Mittwoch, 25. Februar 2009

Vom Reifen der Bananen

Über wohl eine der sich im schlechtesten Zustand befindenden Straßen der ganzen Insel fuhren wir nach Fumba, um Saidi's Vater Simai Rajabu und seine Frau Fatuma zu besuchen. Nachdem wir am Darajani bereits im Daladala sitzend etwa 45 Minuten darauf warteten, bis dieser endlich losfuhr, verwarf ich die Aussage von Saidi, dass die Fahrt nicht mehr als 15 Minten dauern würde. Ich sollte Recht behalten seinem Zeitgefühl zu misstrauen und wir kamen schließlich nach einer Stunde und 15 Minuten im Ort Fumba an.Saidis Mutter ist verstorben als er noch in der Sekundarschule war, sie hat insgesamt 10 Kinder, 4 davon mit Saidis Vater.Dieser ist gerade dabei, ein Haus für sich und seine zweite Ehefrau zu bauen, deren Tochter auch dort wohnt, aber nicht anwesend war. Gegenüber wohnt seine Schwester mit ihrer Familie. Die Nachbarschaft besteht aus insgesamt etwa 5 Häusern in nächster Nähe, den Rest des Ortes erreicht man nach einem kurzen Fußmarsch.
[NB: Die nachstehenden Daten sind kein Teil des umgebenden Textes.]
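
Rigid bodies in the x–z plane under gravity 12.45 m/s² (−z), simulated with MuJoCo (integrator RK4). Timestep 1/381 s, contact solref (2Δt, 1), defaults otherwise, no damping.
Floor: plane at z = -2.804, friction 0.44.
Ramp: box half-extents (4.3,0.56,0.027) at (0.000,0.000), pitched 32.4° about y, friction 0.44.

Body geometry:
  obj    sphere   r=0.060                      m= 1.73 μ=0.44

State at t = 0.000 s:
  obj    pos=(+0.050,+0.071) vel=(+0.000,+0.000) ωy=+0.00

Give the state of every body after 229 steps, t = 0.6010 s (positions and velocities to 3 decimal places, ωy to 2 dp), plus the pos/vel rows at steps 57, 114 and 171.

State at t = 0.6010 s:
  obj    pos=(+0.777,-0.390) vel=(+2.418,-1.535) ωy=+47.73

Key-timestep trajectory:
   step    t(s)  obj.x    obj.z    obj.vx   obj.vz 
     57  0.1496   +0.095  +0.043  +0.602  -0.382
    114  0.2992   +0.230  -0.043  +1.204  -0.764
    171  0.4488   +0.455  -0.186  +1.806  -1.146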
Bis auf Simais Haus sind hier fast alle Häuser aus Lehm. Die Familien scheinen sehr arm zu sein, außerdem wohnt in einem Haus ein Albino Mädchen, in einem anderen eine geistig zurückgebliegene junge Frau namens Tunu, was so viel heißt wie "Rarität".Simai lebt vom Verkauf von Bananen, hinter dem Haus wachsen unzählige Bäume. Wird das Geld knapp und die Bananen sind noch zu unreif, um sie verkaufen zu können, wendet er einen Trick an: In der rote Erde hat er eine Grube ausgehoben, in die er die unreifen, grünen Stauden legt. Anschließend bedeckt er sie mit frischen und trockenen Bananenblättern, Juttesäcken und schaufelt die Erde wieder darauf. Nach etwa 2 Tagen sollen die Bananen gereift sein!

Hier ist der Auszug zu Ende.